Coincidentally, my trip always coincided with Elvis Week in Memphis. Three years ago I took the Hayfoot to Graceland. Were we there this week, we may have returned to Memphis to see some other sites. Last night I began Peter Guralnick’s Last Train to Memphis: The Rise of Elvis Presley, which had sat unread on my shelf for a number of years. This week seemed the appropriate time to get around to it. It makes me feel a little closer to what are rapidly turning into the “old days.”

The best way we can remember and pay tribute to someone is to live happily and productively. Tomorrow begins Civil War Weekend at Governors Island. It will be a fun time, not least because the Hayfoot will be turning out on one of the days. I won’t be dwelling on it every minute, but somewhere along the way I’ll stop and think of those Arkansas Augusts and the times we shared there and then.

“1950s Mayberry in the middle of New York”
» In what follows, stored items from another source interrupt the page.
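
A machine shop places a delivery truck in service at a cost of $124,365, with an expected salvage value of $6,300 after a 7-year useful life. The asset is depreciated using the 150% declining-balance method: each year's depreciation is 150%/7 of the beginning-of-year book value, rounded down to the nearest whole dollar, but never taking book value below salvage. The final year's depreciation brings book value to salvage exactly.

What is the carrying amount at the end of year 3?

$60,325

Depreciable base = $124,365 − $6,300 = $118,065.
Year 1: ⌊$124,365 × 150%/7⌋ = $26,649. Book value $97,716.
Year 2: ⌊$97,716 × 150%/7⌋ = $20,939. Book value $76,777.
Year 3: ⌊$76,777 × 150%/7⌋ = $16,452. Book value $60,325.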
Last week I mentioned the reunion of Coast Guard brats held this past weekend on Governors Island. I took the opportunity to talk to as many of these folks as I could and it was a priviledge. Many had not been back on the island since the 1960s and they were conspicuous on the ferry ride. They were the ones soaking it all in from the bow. Reunionites had come from as far as Portland and Seattle to be part of the weekend’s events,and without exception they were quite approachable and happy to share their stories.. I committed the faux pas of asking one if he and others were doing the “tourist thing” in the city. His answer was that he wasn’t a tourist, but coming home. A few told stories of having Girl Scout meetings in the casemates of Castle Williams, something I had read about but never heard discussed in the first person until last Saturday. I had always wondered what it was like attending a Boy Scout/Girl Scout meeting, teen dance, or Halloween party in a Second System fortification built just prior to the War of 1812. Did the participants find it strange? Unsettling? Mordant, but perhaps in a vaguely pleasurable way? The answer is that, even as young children living on the base with their military dads and families, they understood and appreciated the uniqueness of their situation. They understood how special it was even as it was going on, which is quite a gift. A brother and sister mentioned living with their family in one of the houses in Nolan Park back in the day. Another watched the original World Trade Center buildings rising across the harbor from her living room in the late 1960s and early 1970s. Some were old enough to have attended the 1964-65 World’s Fair. It was everything you volunteer for. The New York Times was on hand.